13 Responses to “The Asah Creative {1 of 2}”

  1. Lizzie says:

    Beautiful. It is enough – even when I have to remind myself of this most days – it is enough.

  2. dave says:

    glad you liked it! be sure to check out Ross’s blog for more great stuff!

  3. Nice text and quote, I shall explore the site. Some words came today, old ones, but I realised they need a new body around them, maybe later today but here they are anyway: ‘letting go of the diamond sky whilst the ground is eroding’. Heaven and earth and being.

  4. I love what is written here. Very affirming, as I am always finding God’s Truth in literature…. and as I long to write in a way which is infused with His creative power.

  5. J Ibanez says:

    Fantastic! I relate to the loss of flavor that sometimes various expressions of faith can experience and the drive to rediscover it anew through various endeavors (art for creatives like us, I’m sure others have alternate venues as well).

  6. David says:

    “The room to roam. The taste of the air.”

    Good words here, Ross. Thanks for the gift.

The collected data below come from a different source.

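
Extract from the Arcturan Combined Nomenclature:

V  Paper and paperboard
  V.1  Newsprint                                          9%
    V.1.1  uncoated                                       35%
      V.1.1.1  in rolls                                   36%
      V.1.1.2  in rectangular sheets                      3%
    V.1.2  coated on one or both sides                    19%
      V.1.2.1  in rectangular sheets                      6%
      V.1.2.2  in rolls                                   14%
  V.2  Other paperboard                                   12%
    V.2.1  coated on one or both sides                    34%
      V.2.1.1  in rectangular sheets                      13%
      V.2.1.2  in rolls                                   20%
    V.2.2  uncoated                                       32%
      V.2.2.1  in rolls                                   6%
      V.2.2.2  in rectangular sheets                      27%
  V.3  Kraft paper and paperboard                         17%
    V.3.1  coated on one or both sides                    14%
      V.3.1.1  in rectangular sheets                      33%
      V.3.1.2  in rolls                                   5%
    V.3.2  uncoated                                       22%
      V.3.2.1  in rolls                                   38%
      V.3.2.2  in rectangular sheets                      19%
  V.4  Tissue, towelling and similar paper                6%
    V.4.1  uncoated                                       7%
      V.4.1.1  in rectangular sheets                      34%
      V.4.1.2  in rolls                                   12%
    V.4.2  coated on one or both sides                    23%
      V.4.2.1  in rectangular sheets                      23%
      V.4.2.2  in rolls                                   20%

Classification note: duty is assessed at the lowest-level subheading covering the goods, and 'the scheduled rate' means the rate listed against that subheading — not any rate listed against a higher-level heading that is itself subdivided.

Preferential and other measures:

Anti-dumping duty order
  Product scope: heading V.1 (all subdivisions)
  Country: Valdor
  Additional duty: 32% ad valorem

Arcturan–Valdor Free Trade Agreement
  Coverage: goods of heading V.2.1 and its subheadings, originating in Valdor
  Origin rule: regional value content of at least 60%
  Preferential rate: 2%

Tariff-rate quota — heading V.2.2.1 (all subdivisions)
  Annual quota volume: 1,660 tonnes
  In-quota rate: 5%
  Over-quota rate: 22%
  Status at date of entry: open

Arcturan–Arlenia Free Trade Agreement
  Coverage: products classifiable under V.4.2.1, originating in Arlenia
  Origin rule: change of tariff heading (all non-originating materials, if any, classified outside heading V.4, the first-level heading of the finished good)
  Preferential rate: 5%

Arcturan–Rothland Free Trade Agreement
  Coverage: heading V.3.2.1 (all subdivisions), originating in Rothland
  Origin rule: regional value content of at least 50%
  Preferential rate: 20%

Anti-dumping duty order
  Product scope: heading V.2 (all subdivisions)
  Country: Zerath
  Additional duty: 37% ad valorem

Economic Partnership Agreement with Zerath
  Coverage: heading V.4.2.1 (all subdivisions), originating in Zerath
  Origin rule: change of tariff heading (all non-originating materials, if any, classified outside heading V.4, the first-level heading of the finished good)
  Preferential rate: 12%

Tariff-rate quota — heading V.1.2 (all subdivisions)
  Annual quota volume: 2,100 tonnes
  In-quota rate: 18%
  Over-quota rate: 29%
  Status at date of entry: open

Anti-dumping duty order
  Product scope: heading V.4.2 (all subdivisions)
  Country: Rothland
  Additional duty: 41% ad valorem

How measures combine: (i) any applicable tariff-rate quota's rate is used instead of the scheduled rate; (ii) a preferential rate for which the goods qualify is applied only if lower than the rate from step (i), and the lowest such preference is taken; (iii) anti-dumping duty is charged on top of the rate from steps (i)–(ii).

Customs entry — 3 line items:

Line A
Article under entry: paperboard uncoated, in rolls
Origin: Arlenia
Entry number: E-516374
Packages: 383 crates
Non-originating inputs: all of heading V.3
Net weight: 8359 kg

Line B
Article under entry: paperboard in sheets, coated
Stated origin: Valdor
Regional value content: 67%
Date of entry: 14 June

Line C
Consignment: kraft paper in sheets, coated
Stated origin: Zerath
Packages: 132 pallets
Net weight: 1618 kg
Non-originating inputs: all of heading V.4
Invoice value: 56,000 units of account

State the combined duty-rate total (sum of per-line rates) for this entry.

40%

Line A: paperboard → V.2; uncoated → V.2.2; in rolls → V.2.2.1. Scheduled 6%. quota on V.2.2.1 open → in-quota 5%; Arlenia agreement on V.4.2.1: V.2.2.1 not covered. → 5%.
Line B: paperboard → V.2; coated → V.2.1; in sheets → V.2.1.1. Scheduled 13%. Valdor agreement on V.2.1: RVC ≥ 60% → 2% available; preferential 2%. → 2%.
Line C: kraft paper → V.3; coated → V.3.1; in sheets → V.3.1.1. Scheduled 33%. Zerath agreement on V.4.2.1: V.3.1.1 not covered. → 33%.
Sum: 5% + 2% + 33% = 40%.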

  7. What a beautiful reminder that we are in the Far Country. Thanks for that, Ross.

  8. Nathan says:

    Wow. Wonderful insights… Your thoughts on God’s creativity remind me of a 70 yr old nun who encouraged me to look for the ways God is creating the universe. As in, how is God’s creative power unfolding in my life today and in this universe-in-motion. She leant me this book which I would recommend: http://www.amazon.ca/The-Everything-Seed-Story-Beginnings/dp/product-description/1592980082

    Ross would you mind if I repost your piece in our camp blog (antikipper.com)? Will include credit and link to this page of course.